Eventually the crisis passed. Agrippina invited me back to her chamber, where she was sitting on the same stool. Her long, black hair was thrust behind her but her face bore no paint. She looked older, more severe.
‘I want you to brush my hair, Parmenon,’ she declared, ‘for the last time.’
My heart sank. I thought I was to be dismissed.
‘Brush it, feel it, smell its perfume. Go on!’
I picked up the brush from the ivory basket and obeyed. I held her hair to my face.
‘So,’ she said as if there had been no interruption in our conversation. ‘Messalina is expecting a brat?’ She sighed. ‘More obstacles eh, Parmenon? Someone else in the arena. I shall tell you what we’ll do!’
‘Yes, Domina.’
‘We’ll keep quiet and we’ll wait.’
I brushed Domina’s hair. It was the last time for many years.

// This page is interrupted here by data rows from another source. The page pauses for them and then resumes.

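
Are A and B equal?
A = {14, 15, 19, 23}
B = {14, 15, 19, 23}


Two sets are equal iff they have exactly the same elements.
A = {14, 15, 19, 23}
B = {14, 15, 19, 23}
Same elements → A = B

Yes, A = B


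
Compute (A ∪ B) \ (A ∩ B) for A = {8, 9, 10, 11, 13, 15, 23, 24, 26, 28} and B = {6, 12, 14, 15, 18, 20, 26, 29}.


A △ B = (A \ B) ∪ (B \ A) = elements in exactly one of A or B
A \ B = {8, 9, 10, 11, 13, 23, 24, 28}
B \ A = {6, 12, 14, 18, 20, 29}
A △ B = {6, 8, 9, 10, 11, 12, 13, 14, 18, 20, 23, 24, 28, 29}

A △ B = {6, 8, 9, 10, 11, 12, 13, 14, 18, 20, 23, 24, 28, 29}


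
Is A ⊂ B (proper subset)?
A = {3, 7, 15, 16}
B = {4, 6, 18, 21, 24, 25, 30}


A ⊂ B requires: A ⊆ B AND A ≠ B.
A ⊆ B? No
A ⊄ B, so A is not a proper subset.

No, A is not a proper subset of B


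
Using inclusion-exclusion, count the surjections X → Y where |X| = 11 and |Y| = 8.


n = |X| = 11, k = |Y| = 8. Surjections via inclusion-exclusion:
S(n,k) = Σ(-1)^i × C(k,i) × (k-i)^n, i=0 to k
i=0: (-1)^0×C(8,0)×8^11 = 8589934592
i=1: (-1)^1×C(8,1)×7^11 = -15818613944
i=2: (-1)^2×C(8,2)×6^11 = 10158317568
i=3: (-1)^3×C(8,3)×5^11 = -2734375000
i=4: (-1)^4×C(8,4)×4^11 = 293601280
i=5: (-1)^5×C(8,5)×3^11 = -9920232
i=6: (-1)^6×C(8,6)×2^11 = 57344
i=7: (-1)^7×C(8,7)×1^11 = -8
i=8: (-1)^8×C(8,8)×0^11 = 0
Total = 479001600

Number of surjections = 479001600


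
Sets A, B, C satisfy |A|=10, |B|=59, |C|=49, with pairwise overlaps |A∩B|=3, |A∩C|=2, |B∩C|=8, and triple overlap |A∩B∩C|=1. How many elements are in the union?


|A∪B∪C| = |A|+|B|+|C| - |A∩B|-|A∩C|-|B∩C| + |A∩B∩C|
= 10+59+49 - 3-2-8 + 1
= 118 - 13 + 1
= 106

|A ∪ B ∪ C| = 106


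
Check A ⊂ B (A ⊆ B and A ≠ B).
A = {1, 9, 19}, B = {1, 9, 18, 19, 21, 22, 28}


A ⊂ B requires: A ⊆ B AND A ≠ B.
A ⊆ B? Yes
A = B? No
A ⊂ B: Yes (A is a proper subset of B)

Yes, A ⊂ B


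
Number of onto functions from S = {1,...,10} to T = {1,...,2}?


n = |S| = 10, k = |T| = 2. Surjections via inclusion-exclusion:
S(n,k) = Σ(-1)^i × C(k,i) × (k-i)^n, i=0 to k
i=0: (-1)^0×C(2,0)×2^10 = 1024
i=1: (-1)^1×C(2,1)×1^10 = -2
i=2: (-1)^2×C(2,2)×0^10 = 0
Total = 1022

Number of surjections = 1022


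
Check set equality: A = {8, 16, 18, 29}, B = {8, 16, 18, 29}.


Two sets are equal iff they have exactly the same elements.
A = {8, 16, 18, 29}
B = {8, 16, 18, 29}
Same elements → A = B

Yes, A = B


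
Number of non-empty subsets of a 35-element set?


Total subsets = 2^n = 2^35 = 34359738368
Non-empty subsets exclude the empty set: 2^n - 1
= 34359738368 - 1
= 34359738367

Number of non-empty subsets = 34359738367


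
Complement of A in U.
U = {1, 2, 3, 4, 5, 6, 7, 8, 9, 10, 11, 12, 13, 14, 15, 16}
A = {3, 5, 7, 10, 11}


Aᶜ = U \ A = elements in U but not in A
U = {1, 2, 3, 4, 5, 6, 7, 8, 9, 10, 11, 12, 13, 14, 15, 16}
A = {3, 5, 7, 10, 11}
Aᶜ = {1, 2, 4, 6, 8, 9, 12, 13, 14, 15, 16}

Aᶜ = {1, 2, 4, 6, 8, 9, 12, 13, 14, 15, 16}


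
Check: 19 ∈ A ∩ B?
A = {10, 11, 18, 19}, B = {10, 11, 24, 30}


A = {10, 11, 18, 19}, B = {10, 11, 24, 30}
A ∩ B = elements in both A and B
A ∩ B = {10, 11}
Checking if 19 ∈ A ∩ B
19 is not in A ∩ B → False

19 ∉ A ∩ B


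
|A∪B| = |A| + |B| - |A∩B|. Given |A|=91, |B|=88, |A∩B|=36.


|A ∪ B| = |A| + |B| - |A ∩ B|
= 91 + 88 - 36
= 143

|A ∪ B| = 143


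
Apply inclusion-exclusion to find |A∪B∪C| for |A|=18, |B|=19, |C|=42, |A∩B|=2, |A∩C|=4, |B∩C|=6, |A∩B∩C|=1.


|A∪B∪C| = |A|+|B|+|C| - |A∩B|-|A∩C|-|B∩C| + |A∩B∩C|
= 18+19+42 - 2-4-6 + 1
= 79 - 12 + 1
= 68

|A ∪ B ∪ C| = 68


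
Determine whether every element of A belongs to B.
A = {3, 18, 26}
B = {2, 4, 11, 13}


A ⊆ B means every element of A is in B.
Elements in A not in B: {3, 18, 26}
So A ⊄ B.

No, A ⊄ B


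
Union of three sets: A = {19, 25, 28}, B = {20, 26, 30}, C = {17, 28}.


A ∪ B = {19, 20, 25, 26, 28, 30}
(A ∪ B) ∪ C = {17, 19, 20, 25, 26, 28, 30}

A ∪ B ∪ C = {17, 19, 20, 25, 26, 28, 30}


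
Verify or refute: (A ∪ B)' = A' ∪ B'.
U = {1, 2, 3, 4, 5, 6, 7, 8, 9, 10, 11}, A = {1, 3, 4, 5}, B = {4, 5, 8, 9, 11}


LHS: A ∪ B = {1, 3, 4, 5, 8, 9, 11}
(A ∪ B)' = U \ (A ∪ B) = {2, 6, 7, 10}
A' = {2, 6, 7, 8, 9, 10, 11}, B' = {1, 2, 3, 6, 7, 10}
Claimed RHS: A' ∪ B' = {1, 2, 3, 6, 7, 8, 9, 10, 11}
Identity is INVALID: LHS = {2, 6, 7, 10} but the RHS claimed here equals {1, 2, 3, 6, 7, 8, 9, 10, 11}. The correct form is (A ∪ B)' = A' ∩ B'.

Identity is invalid: (A ∪ B)' = {2, 6, 7, 10} but A' ∪ B' = {1, 2, 3, 6, 7, 8, 9, 10, 11}. The correct De Morgan law is (A ∪ B)' = A' ∩ B'.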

From that day Agrippina transformed herself: she wore her hair tightly caught up as if she was a Roman matron. Her stola and dress would have been more appropriate for the fashion of the Republic than for the ostentatious finery of Claudius’s court. Her face went largely unpainted and rarely did I see jewellery around her throat or fingers. She also hired a tutor, that little turd Anicetus, who educated her in the history of Rome and the intricacies and subtleties of the Julio-Claudian family. I was fascinated. I had never seen such an actress. She was no longer the young, passionate, tempestuous Agrippina but a severe Roman matron. Her dinner parties became so conservative and boring I often fell asleep. Sometimes, rarely, she’d catch my eye and wink quickly. She invited her sister Julia more and more to her banquet evenings and afterwards they would stroll, arm-in-arm, around the gardens. Julia was very much like Drusilla: dark with a lush, sensuous body, provocative eye-catching gestures, and a twinkling laugh, but she was vapid and empty-headed. She soon fell under Agrippina’s sway, to whom she brought the gossip of the court and all the scandals of the city. Agrippina would sit, listen and nod wisely.

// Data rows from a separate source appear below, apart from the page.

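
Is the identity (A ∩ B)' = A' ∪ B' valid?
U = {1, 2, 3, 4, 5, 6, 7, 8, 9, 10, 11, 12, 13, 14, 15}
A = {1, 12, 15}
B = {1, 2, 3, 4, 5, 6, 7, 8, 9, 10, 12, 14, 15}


LHS: A ∩ B = {1, 12, 15}
(A ∩ B)' = U \ (A ∩ B) = {2, 3, 4, 5, 6, 7, 8, 9, 10, 11, 13, 14}
A' = {2, 3, 4, 5, 6, 7, 8, 9, 10, 11, 13, 14}, B' = {11, 13}
Claimed RHS: A' ∪ B' = {2, 3, 4, 5, 6, 7, 8, 9, 10, 11, 13, 14}
Identity is VALID: LHS = RHS = {2, 3, 4, 5, 6, 7, 8, 9, 10, 11, 13, 14} ✓

Identity is valid. (A ∩ B)' = A' ∪ B' = {2, 3, 4, 5, 6, 7, 8, 9, 10, 11, 13, 14}


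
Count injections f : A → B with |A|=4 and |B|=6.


An injection sends each of |A| = 4 inputs to a distinct output in B.
# injections = |B|·(|B|-1)·…·(|B|-|A|+1) = 6! / (6 - 4)!
= 6 × 5 × 4 × 3
= 360

Number of injections = 360


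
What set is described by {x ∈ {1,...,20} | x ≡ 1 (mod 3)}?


Checking each candidate:
Condition: x in {1,...,20} with x ≡ 1 (mod 3)
Result = {1, 4, 7, 10, 13, 16, 19}

{1, 4, 7, 10, 13, 16, 19}


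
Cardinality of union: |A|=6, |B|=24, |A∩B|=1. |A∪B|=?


|A ∪ B| = |A| + |B| - |A ∩ B|
= 6 + 24 - 1
= 29

|A ∪ B| = 29


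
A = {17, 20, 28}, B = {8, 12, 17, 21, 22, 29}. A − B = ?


A \ B = elements in A but not in B
A = {17, 20, 28}
B = {8, 12, 17, 21, 22, 29}
Remove from A any elements in B
A \ B = {20, 28}

A \ B = {20, 28}


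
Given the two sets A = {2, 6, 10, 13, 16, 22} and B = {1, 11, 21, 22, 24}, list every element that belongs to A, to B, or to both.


A ∪ B = all elements in A or B (or both)
A = {2, 6, 10, 13, 16, 22}
B = {1, 11, 21, 22, 24}
A ∪ B = {1, 2, 6, 10, 11, 13, 16, 21, 22, 24}

A ∪ B = {1, 2, 6, 10, 11, 13, 16, 21, 22, 24}


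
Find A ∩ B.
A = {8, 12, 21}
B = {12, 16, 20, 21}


A ∩ B = elements in both A and B
A = {8, 12, 21}
B = {12, 16, 20, 21}
A ∩ B = {12, 21}

A ∩ B = {12, 21}


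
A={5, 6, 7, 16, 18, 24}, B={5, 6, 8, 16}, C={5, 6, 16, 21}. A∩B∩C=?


A ∩ B = {5, 6, 16}
(A ∩ B) ∩ C = {5, 6, 16}

A ∩ B ∩ C = {5, 6, 16}


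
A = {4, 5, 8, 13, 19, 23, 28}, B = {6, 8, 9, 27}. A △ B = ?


A △ B = (A \ B) ∪ (B \ A) = elements in exactly one of A or B
A \ B = {4, 5, 13, 19, 23, 28}
B \ A = {6, 9, 27}
A △ B = {4, 5, 6, 9, 13, 19, 23, 27, 28}

A △ B = {4, 5, 6, 9, 13, 19, 23, 27, 28}


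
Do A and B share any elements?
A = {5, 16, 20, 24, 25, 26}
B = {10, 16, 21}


Disjoint means A ∩ B = ∅.
A ∩ B = {16}
A ∩ B ≠ ∅, so A and B are NOT disjoint.

Yes — A and B share the element(s) of A ∩ B = {16}, so they are not disjoint


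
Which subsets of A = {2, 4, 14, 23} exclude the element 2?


A subset of A that omits 2 is a subset of A \ {2}, so there are 2^(n-1) = 2^3 = 8 of them.
Subsets excluding 2: ∅, {4}, {14}, {23}, {4, 14}, {4, 23}, {14, 23}, {4, 14, 23}

Subsets excluding 2 (8 total): ∅, {4}, {14}, {23}, {4, 14}, {4, 23}, {14, 23}, {4, 14, 23}


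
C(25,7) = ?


C(n,k) = n! / (k!(n-k)!)
C(25,7) = 25! / (7!18!)
= 480700

C(25,7) = 480700


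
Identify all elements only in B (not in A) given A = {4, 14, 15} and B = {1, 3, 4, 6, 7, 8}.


A = {4, 14, 15}
B = {1, 3, 4, 6, 7, 8}
Region: only in B (not in A)
Elements: {1, 3, 6, 7, 8}

Elements only in B (not in A): {1, 3, 6, 7, 8}


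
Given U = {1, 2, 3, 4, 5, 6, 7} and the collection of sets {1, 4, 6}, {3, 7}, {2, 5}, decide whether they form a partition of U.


A partition requires: (1) non-empty parts, (2) pairwise disjoint, (3) union = U
Parts: {1, 4, 6}, {3, 7}, {2, 5}
Union of parts: {1, 2, 3, 4, 5, 6, 7}
U = {1, 2, 3, 4, 5, 6, 7}
All non-empty? True
Pairwise disjoint? True
Covers U? True

Yes, valid partition


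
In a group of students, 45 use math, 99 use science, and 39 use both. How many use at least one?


|A ∪ B| = |A| + |B| - |A ∩ B|
= 45 + 99 - 39
= 105

|A ∪ B| = 105


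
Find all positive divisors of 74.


Checking each candidate:
Condition: positive divisors of 74
Result = {1, 2, 37, 74}

{1, 2, 37, 74}


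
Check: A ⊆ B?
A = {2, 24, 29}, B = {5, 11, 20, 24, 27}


A ⊆ B means every element of A is in B.
Elements in A not in B: {2, 29}
So A ⊄ B.

No, A ⊄ B


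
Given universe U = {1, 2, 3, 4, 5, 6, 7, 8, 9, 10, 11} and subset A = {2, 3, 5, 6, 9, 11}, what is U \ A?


Aᶜ = U \ A = elements in U but not in A
U = {1, 2, 3, 4, 5, 6, 7, 8, 9, 10, 11}
A = {2, 3, 5, 6, 9, 11}
Aᶜ = {1, 4, 7, 8, 10}

Aᶜ = {1, 4, 7, 8, 10}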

One evening Domina invited the Emperor Claudius to dine. Power, I suppose, changes people: Claudius could act the fool but he had soon proved himself to be shrewd and as ruthless as any of his predecessors — opposition both at home and abroad had been cruelly crushed. Agrippina welcomed him as her revered kinsman and led both Claudius and Messalina to the couch of honour. If Agrippina looked dowdy, Messalina was as brilliant as the sun in the heavens. She was not very tall but perfectly formed; just the way she walked made men’s heads turn. She had a round, doll-like face, a petite nose and full-lipped mouth, with strange dark-blue eyes offset by her red-gold hair. She wore more jewellery on one wrist than Agrippina had in her treasure coffers. She loved to dress herself in white. As she walked into the dining chamber, the light caught the jewellery at her throat and ears and she shimmered like some goddess appearing to mortals.

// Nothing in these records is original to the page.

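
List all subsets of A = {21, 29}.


|A| = 2, so |P(A)| = 2^2 = 4
Enumerate subsets by cardinality (0 to 2):
∅, {21}, {29}, {21, 29}

P(A) has 4 subsets: ∅, {21}, {29}, {21, 29}


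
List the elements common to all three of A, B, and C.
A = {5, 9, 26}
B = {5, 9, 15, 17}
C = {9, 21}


A ∩ B = {5, 9}
(A ∩ B) ∩ C = {9}

A ∩ B ∩ C = {9}


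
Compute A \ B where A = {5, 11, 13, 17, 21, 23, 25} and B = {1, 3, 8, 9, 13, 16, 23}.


A \ B = elements in A but not in B
A = {5, 11, 13, 17, 21, 23, 25}
B = {1, 3, 8, 9, 13, 16, 23}
Remove from A any elements in B
A \ B = {5, 11, 17, 21, 25}

A \ B = {5, 11, 17, 21, 25}


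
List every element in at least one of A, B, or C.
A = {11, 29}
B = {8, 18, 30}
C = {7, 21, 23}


A ∪ B = {8, 11, 18, 29, 30}
(A ∪ B) ∪ C = {7, 8, 11, 18, 21, 23, 29, 30}

A ∪ B ∪ C = {7, 8, 11, 18, 21, 23, 29, 30}


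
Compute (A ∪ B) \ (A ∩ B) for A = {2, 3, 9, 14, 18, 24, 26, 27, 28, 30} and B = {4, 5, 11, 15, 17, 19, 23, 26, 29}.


A △ B = (A \ B) ∪ (B \ A) = elements in exactly one of A or B
A \ B = {2, 3, 9, 14, 18, 24, 27, 28, 30}
B \ A = {4, 5, 11, 15, 17, 19, 23, 29}
A △ B = {2, 3, 4, 5, 9, 11, 14, 15, 17, 18, 19, 23, 24, 27, 28, 29, 30}

A △ B = {2, 3, 4, 5, 9, 11, 14, 15, 17, 18, 19, 23, 24, 27, 28, 29, 30}


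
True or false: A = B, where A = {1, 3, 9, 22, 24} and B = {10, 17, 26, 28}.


Two sets are equal iff they have exactly the same elements.
A = {1, 3, 9, 22, 24}
B = {10, 17, 26, 28}
Differences: {1, 3, 9, 10, 17, 22, 24, 26, 28}
A ≠ B

No, A ≠ B


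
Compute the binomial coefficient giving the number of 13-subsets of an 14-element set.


C(n,k) = n! / (k!(n-k)!)
C(14,13) = 14! / (13!1!)
= 14

C(14,13) = 14


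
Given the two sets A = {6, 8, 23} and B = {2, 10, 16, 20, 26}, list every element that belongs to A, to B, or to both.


A ∪ B = all elements in A or B (or both)
A = {6, 8, 23}
B = {2, 10, 16, 20, 26}
A ∪ B = {2, 6, 8, 10, 16, 20, 23, 26}

A ∪ B = {2, 6, 8, 10, 16, 20, 23, 26}


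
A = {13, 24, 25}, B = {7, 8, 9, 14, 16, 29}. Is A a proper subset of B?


A ⊂ B requires: A ⊆ B AND A ≠ B.
A ⊆ B? No
A ⊄ B, so A is not a proper subset.

No, A is not a proper subset of B


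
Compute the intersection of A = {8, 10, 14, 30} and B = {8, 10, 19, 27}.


A ∩ B = elements in both A and B
A = {8, 10, 14, 30}
B = {8, 10, 19, 27}
A ∩ B = {8, 10}

A ∩ B = {8, 10}


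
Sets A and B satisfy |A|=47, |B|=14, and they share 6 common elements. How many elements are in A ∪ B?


|A ∪ B| = |A| + |B| - |A ∩ B|
= 47 + 14 - 6
= 55

|A ∪ B| = 55


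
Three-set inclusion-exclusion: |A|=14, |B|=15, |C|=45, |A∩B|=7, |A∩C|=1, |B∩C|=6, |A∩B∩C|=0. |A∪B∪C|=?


|A∪B∪C| = |A|+|B|+|C| - |A∩B|-|A∩C|-|B∩C| + |A∩B∩C|
= 14+15+45 - 7-1-6 + 0
= 74 - 14 + 0
= 60

|A ∪ B ∪ C| = 60


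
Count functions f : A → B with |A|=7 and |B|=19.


Each of |A| = 7 inputs maps to any of |B| = 19 outputs.
# functions = |B|^|A| = 19^7
= 893871739

Number of functions = 893871739


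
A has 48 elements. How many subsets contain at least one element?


Total subsets = 2^n = 2^48 = 281474976710656
Non-empty subsets exclude the empty set: 2^n - 1
= 281474976710656 - 1
= 281474976710655

Number of non-empty subsets = 281474976710655


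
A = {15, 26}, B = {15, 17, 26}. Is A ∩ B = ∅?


Disjoint means A ∩ B = ∅.
A ∩ B = {15, 26}
A ∩ B ≠ ∅, so A and B are NOT disjoint.

No, A and B are not disjoint (A ∩ B = {15, 26})


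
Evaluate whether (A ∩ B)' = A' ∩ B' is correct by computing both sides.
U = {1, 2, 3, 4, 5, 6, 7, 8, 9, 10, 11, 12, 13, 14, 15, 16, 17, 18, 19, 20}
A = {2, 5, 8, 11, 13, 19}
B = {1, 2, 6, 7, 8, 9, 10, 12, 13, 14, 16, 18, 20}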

Agrippina courted her and tried to indulge her every whim. Claudius swallowed the bait whole, but Messalina suspected what Agrippina was plotting. Throughout the meal she drank little but listened with a sneer on her pretty face as Agrippina flattered Claudius and impressed him with her knowledge of Rome, its legends and customs. Claudius listened open-mouthed in admiration, until eventually he fell asleep as he always did. Messalina leaned across. She reminded me of how Helen of Troy must have looked: beautiful, treacherous and very, very dangerous.